# Affordable weave poles (competition grade)?



## Xeph (May 7, 2007)

Just wondering if you guys have found any good prices on weave poles with a steel base?

I need some, and cannot do stick in the ground poles with Strauss. It's pointless. He destroys them. And he knocks weaves with plastic bases over.


----------



## Finkie_Mom (Mar 2, 2010)

http://www.affordableagility.com/

This is the website one of my trainer friends suggested... I haven't looked too many places because I honestly can't afford anything competition grade yet, but they seem like they're not too crazy expensive... 

...I'm stuck with PVC pipe for now


----------



## MissMutt (Aug 8, 2008)

You might want to try e-bay.. or if there are any dog clubs that you can contact, sometimes they sell stuff cheap (maybe you can ask around at that NADAC trial you're going to?)

I bought a PVC set on e-bay so those are really my only suggestions. You're probably going to be hard pressed to find a steel base set for less than $200ish.


----------



## Xeph (May 7, 2007)

Good idea about asking a club for "Dead" equipment!

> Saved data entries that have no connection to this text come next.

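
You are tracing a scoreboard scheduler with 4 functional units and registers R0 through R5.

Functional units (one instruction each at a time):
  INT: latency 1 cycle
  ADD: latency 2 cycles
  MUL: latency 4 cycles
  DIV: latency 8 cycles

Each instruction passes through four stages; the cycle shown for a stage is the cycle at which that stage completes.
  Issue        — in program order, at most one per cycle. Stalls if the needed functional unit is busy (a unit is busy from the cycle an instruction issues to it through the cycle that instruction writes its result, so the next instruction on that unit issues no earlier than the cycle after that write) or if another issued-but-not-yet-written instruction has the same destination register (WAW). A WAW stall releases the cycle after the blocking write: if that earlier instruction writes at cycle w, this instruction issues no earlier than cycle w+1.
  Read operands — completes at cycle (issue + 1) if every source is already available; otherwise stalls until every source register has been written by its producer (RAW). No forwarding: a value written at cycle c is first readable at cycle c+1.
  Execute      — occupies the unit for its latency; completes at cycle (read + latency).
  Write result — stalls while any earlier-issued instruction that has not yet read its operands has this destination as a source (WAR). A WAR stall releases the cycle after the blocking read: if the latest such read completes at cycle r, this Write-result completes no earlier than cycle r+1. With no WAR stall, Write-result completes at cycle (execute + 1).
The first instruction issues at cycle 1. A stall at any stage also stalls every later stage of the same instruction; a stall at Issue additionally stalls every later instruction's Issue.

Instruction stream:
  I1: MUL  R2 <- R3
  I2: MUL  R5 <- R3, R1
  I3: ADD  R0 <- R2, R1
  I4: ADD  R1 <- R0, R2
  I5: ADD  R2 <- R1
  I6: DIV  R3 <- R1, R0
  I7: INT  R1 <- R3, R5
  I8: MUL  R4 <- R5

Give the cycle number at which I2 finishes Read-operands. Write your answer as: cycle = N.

cycle = 9

I1  is:1  ro:2  ex:6  wr:7
I2  is:8  ro:9  ex:13  wr:14  — struct: MUL busy until I1 writes@7
I3  is:9  ro:10  ex:12  wr:13
I4  is:14  ro:15  ex:17  wr:18  — struct: ADD busy until I3 writes@13
I5  is:19  ro:20  ex:22  wr:23  — struct: ADD busy until I4 writes@18
I6  is:20  ro:21  ex:29  wr:30
I7  is:21  ro:31  ex:32  wr:33  — RAW R3: wait I6 write@30
I8  is:22  ro:23  ex:27  wr:28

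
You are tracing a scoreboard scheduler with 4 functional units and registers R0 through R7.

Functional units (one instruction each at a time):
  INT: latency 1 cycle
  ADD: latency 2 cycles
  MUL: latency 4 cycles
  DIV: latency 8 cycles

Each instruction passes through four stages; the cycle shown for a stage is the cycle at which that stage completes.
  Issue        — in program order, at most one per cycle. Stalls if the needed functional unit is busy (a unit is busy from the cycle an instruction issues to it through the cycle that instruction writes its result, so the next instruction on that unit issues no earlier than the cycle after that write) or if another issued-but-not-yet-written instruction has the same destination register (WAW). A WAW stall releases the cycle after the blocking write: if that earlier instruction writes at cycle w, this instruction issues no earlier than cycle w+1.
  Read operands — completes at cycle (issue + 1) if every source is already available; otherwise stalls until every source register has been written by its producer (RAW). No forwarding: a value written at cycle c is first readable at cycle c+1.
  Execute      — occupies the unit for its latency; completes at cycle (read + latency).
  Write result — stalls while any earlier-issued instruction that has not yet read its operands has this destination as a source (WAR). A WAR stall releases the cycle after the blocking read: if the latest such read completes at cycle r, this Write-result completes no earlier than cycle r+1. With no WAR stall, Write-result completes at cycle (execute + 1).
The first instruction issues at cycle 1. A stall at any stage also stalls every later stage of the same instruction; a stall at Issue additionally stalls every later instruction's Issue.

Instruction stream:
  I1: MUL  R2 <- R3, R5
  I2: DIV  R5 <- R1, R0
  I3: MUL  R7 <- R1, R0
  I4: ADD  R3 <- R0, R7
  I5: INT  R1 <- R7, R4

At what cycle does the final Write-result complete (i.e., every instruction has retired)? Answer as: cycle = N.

I1: IS=1 RO=2 EX=6 WR=7
I2: IS=2 RO=3 EX=11 WR=12
I3: IS=8 RO=9 EX=13 WR=14  [struct: MUL busy until I1 writes@7]
I4: IS=9 RO=15 EX=17 WR=18  [RAW R7: wait I3 write@14]
I5: IS=10 RO=15 EX=16 WR=17  [RAW R7: wait I3 write@14]

cycle = 18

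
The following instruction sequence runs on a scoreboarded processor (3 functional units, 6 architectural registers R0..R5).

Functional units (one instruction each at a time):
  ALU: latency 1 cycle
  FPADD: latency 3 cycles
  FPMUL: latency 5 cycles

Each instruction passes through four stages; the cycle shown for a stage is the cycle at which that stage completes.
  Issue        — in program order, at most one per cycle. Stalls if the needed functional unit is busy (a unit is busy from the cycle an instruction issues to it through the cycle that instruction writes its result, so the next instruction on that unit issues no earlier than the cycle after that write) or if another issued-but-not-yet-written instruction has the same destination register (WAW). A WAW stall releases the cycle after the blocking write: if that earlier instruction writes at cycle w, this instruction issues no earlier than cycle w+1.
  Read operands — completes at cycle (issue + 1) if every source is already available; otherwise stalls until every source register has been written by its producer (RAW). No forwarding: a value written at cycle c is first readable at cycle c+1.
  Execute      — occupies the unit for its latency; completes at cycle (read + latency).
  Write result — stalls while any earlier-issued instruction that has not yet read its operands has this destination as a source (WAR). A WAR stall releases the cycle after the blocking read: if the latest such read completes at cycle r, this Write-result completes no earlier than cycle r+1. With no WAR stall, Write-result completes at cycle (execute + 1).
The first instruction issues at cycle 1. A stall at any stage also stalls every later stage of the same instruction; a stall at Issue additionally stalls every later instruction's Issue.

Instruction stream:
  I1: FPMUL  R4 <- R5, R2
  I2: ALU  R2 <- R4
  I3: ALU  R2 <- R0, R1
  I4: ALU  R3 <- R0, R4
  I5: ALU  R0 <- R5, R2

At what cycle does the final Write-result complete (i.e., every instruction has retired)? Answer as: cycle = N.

cycle = 23

I1: IS=1 RO=2 EX=7 WR=8
I2: IS=2 RO=9 EX=10 WR=11  [RAW R4: wait I1 write@8]
I3: IS=12 RO=13 EX=14 WR=15  [struct: ALU busy until I2 writes@11]
I4: IS=16 RO=17 EX=18 WR=19  [struct: ALU busy until I3 writes@15]
I5: IS=20 RO=21 EX=22 WR=23  [struct: ALU busy until I4 writes@19]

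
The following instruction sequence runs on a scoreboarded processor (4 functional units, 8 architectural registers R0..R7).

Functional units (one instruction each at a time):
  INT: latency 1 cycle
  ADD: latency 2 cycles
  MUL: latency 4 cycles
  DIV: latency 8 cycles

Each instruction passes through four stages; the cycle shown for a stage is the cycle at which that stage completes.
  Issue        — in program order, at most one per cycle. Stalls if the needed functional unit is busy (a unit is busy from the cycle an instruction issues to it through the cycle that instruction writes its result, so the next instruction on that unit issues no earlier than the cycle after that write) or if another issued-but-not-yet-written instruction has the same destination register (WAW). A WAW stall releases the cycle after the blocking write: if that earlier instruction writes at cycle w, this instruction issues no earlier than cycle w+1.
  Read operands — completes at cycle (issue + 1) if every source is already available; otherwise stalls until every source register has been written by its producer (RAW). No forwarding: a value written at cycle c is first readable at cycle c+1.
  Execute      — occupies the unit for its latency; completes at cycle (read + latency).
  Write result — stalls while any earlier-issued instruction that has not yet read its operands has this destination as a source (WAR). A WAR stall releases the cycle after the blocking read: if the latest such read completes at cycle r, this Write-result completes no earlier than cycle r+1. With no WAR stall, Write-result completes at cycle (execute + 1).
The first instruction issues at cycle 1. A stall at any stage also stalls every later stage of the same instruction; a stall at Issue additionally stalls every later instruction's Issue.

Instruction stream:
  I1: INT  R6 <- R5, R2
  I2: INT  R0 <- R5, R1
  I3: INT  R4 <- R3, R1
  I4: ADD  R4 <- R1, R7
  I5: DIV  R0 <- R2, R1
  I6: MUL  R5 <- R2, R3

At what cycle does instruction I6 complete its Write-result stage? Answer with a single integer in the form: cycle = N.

cycle = 21

c1: I1→INT
c2: I1 RO
c3: I1 EX
c4: I1 WR R6
c5: I2→INT
c6: I2 RO
c7: I2 EX
c8: I2 WR R0
c9: I3→INT
c10: I3 RO
c11: I3 EX
c12: I3 WR R4
c13: I4→ADD
c14: I4 RO; I5→DIV
c15: I5 RO; I6→MUL
c16: I4 EX; I6 RO
c17: I4 WR R4
c20: I6 EX
c21: I6 WR R5
c23: I5 EX
c24: I5 WR R0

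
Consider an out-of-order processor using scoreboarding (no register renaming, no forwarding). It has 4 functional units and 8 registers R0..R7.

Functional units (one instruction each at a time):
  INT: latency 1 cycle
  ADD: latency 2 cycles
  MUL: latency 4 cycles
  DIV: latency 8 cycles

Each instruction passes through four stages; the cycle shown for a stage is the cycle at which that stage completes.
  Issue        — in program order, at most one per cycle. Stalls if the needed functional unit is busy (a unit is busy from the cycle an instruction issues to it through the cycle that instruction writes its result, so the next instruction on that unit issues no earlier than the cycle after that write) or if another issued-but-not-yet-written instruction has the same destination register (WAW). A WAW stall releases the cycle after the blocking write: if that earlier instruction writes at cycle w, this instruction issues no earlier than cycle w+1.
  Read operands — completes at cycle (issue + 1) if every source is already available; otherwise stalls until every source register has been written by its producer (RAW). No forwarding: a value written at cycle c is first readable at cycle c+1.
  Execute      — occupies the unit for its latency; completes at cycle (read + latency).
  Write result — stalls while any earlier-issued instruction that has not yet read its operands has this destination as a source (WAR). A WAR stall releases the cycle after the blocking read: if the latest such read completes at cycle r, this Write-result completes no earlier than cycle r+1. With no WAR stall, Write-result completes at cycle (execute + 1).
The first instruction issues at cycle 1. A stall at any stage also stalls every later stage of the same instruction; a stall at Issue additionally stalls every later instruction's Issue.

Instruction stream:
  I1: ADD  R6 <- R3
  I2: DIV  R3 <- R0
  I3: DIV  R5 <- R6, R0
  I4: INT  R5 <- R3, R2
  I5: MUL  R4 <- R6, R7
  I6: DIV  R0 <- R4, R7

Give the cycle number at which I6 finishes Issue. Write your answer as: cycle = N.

cycle 1: issue I1 (ADD)
cycle 2: I1 read-ops, issue I2 (DIV)
cycle 3: I2 read-ops
cycle 4: I1 finished on ADD
cycle 5: I1→R6
cycle 11: I2 finished on DIV
cycle 12: I2→R3
cycle 13: issue I3 (DIV)
cycle 14: I3 read-ops
cycle 22: I3 finished on DIV
cycle 23: I3→R5
cycle 24: issue I4 (INT)
cycle 25: I4 read-ops, issue I5 (MUL)
cycle 26: I4 finished on INT, I5 read-ops, issue I6 (DIV)
cycle 27: I4→R5
cycle 30: I5 finished on MUL
cycle 31: I5→R4
cycle 32: I6 read-ops
cycle 40: I6 finished on DIV
cycle 41: I6→R0

cycle = 26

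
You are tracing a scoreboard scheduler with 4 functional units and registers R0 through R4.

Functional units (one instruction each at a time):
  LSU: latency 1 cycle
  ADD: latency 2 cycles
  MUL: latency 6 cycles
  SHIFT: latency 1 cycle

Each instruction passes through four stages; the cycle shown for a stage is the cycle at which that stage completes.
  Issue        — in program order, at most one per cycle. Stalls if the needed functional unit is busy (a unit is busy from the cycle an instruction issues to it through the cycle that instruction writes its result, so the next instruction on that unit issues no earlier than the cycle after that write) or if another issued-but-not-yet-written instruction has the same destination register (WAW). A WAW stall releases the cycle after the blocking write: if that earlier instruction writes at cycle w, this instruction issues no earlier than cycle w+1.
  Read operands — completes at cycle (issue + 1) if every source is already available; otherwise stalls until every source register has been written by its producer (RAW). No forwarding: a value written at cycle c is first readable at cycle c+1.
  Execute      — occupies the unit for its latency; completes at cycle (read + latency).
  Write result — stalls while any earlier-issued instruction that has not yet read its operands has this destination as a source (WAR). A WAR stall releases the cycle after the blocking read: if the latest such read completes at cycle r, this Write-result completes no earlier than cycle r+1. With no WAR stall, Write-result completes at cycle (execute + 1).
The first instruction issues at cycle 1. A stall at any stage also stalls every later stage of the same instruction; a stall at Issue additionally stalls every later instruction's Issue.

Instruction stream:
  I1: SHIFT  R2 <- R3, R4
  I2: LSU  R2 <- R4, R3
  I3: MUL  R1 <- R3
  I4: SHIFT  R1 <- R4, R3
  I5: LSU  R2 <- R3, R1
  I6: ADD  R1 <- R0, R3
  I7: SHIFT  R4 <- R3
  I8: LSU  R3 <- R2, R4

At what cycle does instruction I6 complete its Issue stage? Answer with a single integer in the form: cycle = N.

cycle = 19

[I1] 1/2/3/4
[I2] 5/6/7/8  (WAW R2: wait I1 write@4)
[I3] 6/7/13/14
[I4] 15/16/17/18  (WAW R1: wait I3 write@14)
[I5] 16/19/20/21  (RAW R1: wait I4 write@18)
[I6] 19/20/22/23  (WAW R1: wait I4 write@18)
[I7] 20/21/22/23
[I8] 22/24/25/26  (struct: LSU busy until I5 writes@21; RAW R4: wait I7 write@23)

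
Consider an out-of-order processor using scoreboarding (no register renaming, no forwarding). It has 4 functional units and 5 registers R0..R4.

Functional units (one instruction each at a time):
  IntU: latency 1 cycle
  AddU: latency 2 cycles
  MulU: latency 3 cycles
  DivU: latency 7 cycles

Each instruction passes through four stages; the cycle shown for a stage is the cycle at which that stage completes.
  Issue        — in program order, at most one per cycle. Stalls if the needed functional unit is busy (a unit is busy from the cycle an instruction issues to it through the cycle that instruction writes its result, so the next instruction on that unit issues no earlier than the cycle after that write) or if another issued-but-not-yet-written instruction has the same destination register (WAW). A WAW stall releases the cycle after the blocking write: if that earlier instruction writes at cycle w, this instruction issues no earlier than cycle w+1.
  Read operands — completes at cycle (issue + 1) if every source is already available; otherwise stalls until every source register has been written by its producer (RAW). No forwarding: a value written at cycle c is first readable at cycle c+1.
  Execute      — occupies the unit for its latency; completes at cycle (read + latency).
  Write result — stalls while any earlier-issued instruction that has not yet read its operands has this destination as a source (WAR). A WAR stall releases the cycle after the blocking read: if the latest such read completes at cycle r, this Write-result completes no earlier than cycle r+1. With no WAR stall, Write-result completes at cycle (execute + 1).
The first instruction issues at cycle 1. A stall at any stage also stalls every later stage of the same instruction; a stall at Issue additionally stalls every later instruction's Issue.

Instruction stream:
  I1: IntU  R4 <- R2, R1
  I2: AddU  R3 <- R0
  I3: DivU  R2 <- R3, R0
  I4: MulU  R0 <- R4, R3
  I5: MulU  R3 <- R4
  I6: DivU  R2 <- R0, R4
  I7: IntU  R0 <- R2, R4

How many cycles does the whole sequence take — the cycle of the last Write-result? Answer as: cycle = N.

  I1 | 1 | 2 | 3 | 4
  I2 | 2 | 3 | 5 | 6
  I3 | 3 | 7 | 14 | 15   RAW R3: wait I2 write@6
  I4 | 4 | 7 | 10 | 11   RAW R3: wait I2 write@6
  I5 | 12 | 13 | 16 | 17   struct: MulU busy until I4 writes@11
  I6 | 16 | 17 | 24 | 25   struct: DivU busy until I3 writes@15
  I7 | 17 | 26 | 27 | 28   RAW R2: wait I6 write@25

cycle = 28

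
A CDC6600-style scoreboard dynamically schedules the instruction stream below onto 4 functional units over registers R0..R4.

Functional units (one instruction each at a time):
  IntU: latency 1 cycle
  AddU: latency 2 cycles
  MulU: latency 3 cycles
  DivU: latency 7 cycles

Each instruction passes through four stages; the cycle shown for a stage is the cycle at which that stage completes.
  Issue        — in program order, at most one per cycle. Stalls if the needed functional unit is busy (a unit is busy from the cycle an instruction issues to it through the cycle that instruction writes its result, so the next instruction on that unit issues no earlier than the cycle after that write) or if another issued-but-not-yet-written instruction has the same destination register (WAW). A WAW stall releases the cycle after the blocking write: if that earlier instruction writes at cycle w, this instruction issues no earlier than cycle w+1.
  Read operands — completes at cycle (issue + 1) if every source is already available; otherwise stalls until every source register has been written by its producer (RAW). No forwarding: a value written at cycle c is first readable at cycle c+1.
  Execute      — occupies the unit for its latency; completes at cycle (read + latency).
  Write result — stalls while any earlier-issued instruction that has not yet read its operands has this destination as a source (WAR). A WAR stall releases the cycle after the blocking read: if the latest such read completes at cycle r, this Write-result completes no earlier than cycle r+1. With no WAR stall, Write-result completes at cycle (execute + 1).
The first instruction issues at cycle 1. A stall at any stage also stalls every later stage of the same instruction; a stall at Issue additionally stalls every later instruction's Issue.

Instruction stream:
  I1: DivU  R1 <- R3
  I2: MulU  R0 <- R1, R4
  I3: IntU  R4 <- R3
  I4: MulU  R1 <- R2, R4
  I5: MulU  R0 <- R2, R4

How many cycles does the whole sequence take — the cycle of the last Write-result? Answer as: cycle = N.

[1] I1 issues→DivU
[2] I1 reads | I2 issues→MulU
[3] I3 issues→IntU
[4] I3 reads
[5] I3 exec-done
[9] I1 exec-done
[10] I1 writes R1
[11] I2 reads
[12] I3 writes R4
[14] I2 exec-done
[15] I2 writes R0
[16] I4 issues→MulU
[17] I4 reads
[20] I4 exec-done
[21] I4 writes R1
[22] I5 issues→MulU
[23] I5 reads
[26] I5 exec-done
[27] I5 writes R0

cycle = 27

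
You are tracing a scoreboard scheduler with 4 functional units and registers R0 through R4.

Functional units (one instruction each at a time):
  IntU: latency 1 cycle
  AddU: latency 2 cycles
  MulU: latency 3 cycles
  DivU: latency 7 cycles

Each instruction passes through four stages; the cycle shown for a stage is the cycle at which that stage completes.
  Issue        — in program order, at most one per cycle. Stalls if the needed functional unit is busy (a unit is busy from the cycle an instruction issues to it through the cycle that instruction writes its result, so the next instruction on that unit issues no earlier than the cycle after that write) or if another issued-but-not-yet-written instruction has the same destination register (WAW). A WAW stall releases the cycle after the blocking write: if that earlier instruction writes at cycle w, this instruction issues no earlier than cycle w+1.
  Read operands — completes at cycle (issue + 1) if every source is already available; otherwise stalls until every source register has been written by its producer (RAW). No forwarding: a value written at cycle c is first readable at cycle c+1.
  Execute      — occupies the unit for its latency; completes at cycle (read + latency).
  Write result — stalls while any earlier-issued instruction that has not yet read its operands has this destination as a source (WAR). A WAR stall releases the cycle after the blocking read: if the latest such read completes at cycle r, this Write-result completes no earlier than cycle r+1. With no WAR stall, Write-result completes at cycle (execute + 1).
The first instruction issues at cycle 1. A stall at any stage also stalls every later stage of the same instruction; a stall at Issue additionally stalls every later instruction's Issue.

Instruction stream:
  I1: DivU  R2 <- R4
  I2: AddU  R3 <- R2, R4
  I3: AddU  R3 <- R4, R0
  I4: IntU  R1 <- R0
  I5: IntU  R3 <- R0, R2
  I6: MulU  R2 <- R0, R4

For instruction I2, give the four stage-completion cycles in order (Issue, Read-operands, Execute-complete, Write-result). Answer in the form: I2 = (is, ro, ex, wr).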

I did find a website that offers 12 poles with a steel base for $250. Best I've found thus far.

I've tried the PVC sets and they're a waste of money for me :-/ Strauss destroys them. They're too light and they just end up tipping over, or he breaks the stick in the ground ones.


----------



## MissMutt (Aug 8, 2008)

Could you try weighting the PVC down with something? Sand in the base, maybe? Or drill a hole through it so you can stake it to the ground?


----------



## Xeph (May 7, 2007)

I could try to ask hubby to make reinforcers for the stakes to go through....I've tried staking such down myself, and "CRACK!"

Stupid drivey dog.


----------